Европа бойкотировал Московскую олимпиаду. Напряжение нарастало. Поэтому площадку для следующей встречи с Хоком назначили не в Гифхорне и не в Гамбурге, а в дружественном Париже. Франция дергалась на поводке НАТО, рвалась на сторону, активно демонстрировала свою независимость. Кстати, из всего Западного мира только её команда прибыла в Москву на Олимпиаду.
Встреча в Париже стала для Мезенцова поводом ненавидеть Францию навсегда в жизни, отныне и навеки, потому что за глянцевым фасадом, румянощеким обывательским благополучием цивилизации цветных экранов и сверхзвуковых лайнеров Франция открыла ему изнанку, мир приводных ремней и механизмов, полный дикого зверства, вампирского торжества биоса над биосом.
Где-то лазил по переулкам, по ленинским явкам и малинам писатель и разведчик Алан Голубцов. Где-то жрал гамбургеры и жареные каштаны сопровождающий капитан Горелов. Не им — Алику Мезенцову выпало видеть суть и ужаснуться миром.
Не каждому везет знать точный день и час превращения своей души в труху и слизь. Мезенцов их знал. Богом и людьми проклятый нацист Эрни Хок во время их французского рандеву вызвался показать Мезенцову сущностную изнанку мира и человечества.
Мезенцов мог бы отказаться. Но что-то говорило ему — это очередное испытание, без которого капризный Хок не станет работать с молодым внешторговцем и потребует из СССР замену представителя заказчика.
Лучше бы Хок так и сделал. Но тогда Мезенцову казалось, что нет ничего страшнее, чем вылететь из Внешторга с его и без того подмоченным личным делом…
Так в полночь, в час вампиров, Мезенцов оказался рядом с адовым экскурсоводом, у далеко запрятанных дебаркадеров, на ржавой и страшной барже. Неуверенный луч фонарика в руке старины Хока вел путников вперед, в самое пекло преисподней — в гулкий металлический трюм.
— Я покажу Вам сырье, из которого делают волшебную вытяжку молодости… — улыбался Хок ровными перламутровыми зубами из фарфора.
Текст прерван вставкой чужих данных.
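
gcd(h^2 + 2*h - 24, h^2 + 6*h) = h + 6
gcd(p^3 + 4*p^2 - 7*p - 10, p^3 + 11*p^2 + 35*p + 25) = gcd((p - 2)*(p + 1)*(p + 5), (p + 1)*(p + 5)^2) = p^2 + 6*p + 5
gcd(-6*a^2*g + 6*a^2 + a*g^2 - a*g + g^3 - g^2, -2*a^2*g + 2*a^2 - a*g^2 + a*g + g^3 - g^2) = 2*a*g - 2*a - g^2 + g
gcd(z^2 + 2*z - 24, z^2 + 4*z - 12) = z + 6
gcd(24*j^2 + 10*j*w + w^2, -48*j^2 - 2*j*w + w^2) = 6*j + w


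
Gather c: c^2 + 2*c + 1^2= c^2 + 2*c + 1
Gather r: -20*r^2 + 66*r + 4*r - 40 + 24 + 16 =-20*r^2 + 70*r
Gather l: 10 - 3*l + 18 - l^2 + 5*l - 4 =-l^2 + 2*l + 24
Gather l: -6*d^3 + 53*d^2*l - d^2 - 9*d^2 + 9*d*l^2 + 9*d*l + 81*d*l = -6*d^3 - 10*d^2 + 9*d*l^2 + l*(53*d^2 + 90*d)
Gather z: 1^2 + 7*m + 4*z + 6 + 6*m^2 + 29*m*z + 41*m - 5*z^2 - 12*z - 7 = 6*m^2 + 48*m - 5*z^2 + z*(29*m - 8)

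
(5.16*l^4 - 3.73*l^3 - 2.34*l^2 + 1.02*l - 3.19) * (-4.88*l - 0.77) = -25.1808*l^5 + 14.2292*l^4 + 14.2913*l^3 - 3.1758*l^2 + 14.7818*l + 2.4563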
В трюме было душно и сыро, а дрожащий лучик фонарика выхватил из кромешной тьмы белые от ужаса лица маленьких детей.
Ручки, стянутые пластиковыми жгутами, заклеенные скотчем рты, искаженные от ужаса ожидания лица, выпученные в немой мольбе глаза маленькой бедноты из бразильских фавелл и таиландских трущоб…
Мезенцов разом покрылся холодной испариной, почувствовал позывы тошноты и поноса. Все перевернулось в нем, живое перестало жить в тот же миг.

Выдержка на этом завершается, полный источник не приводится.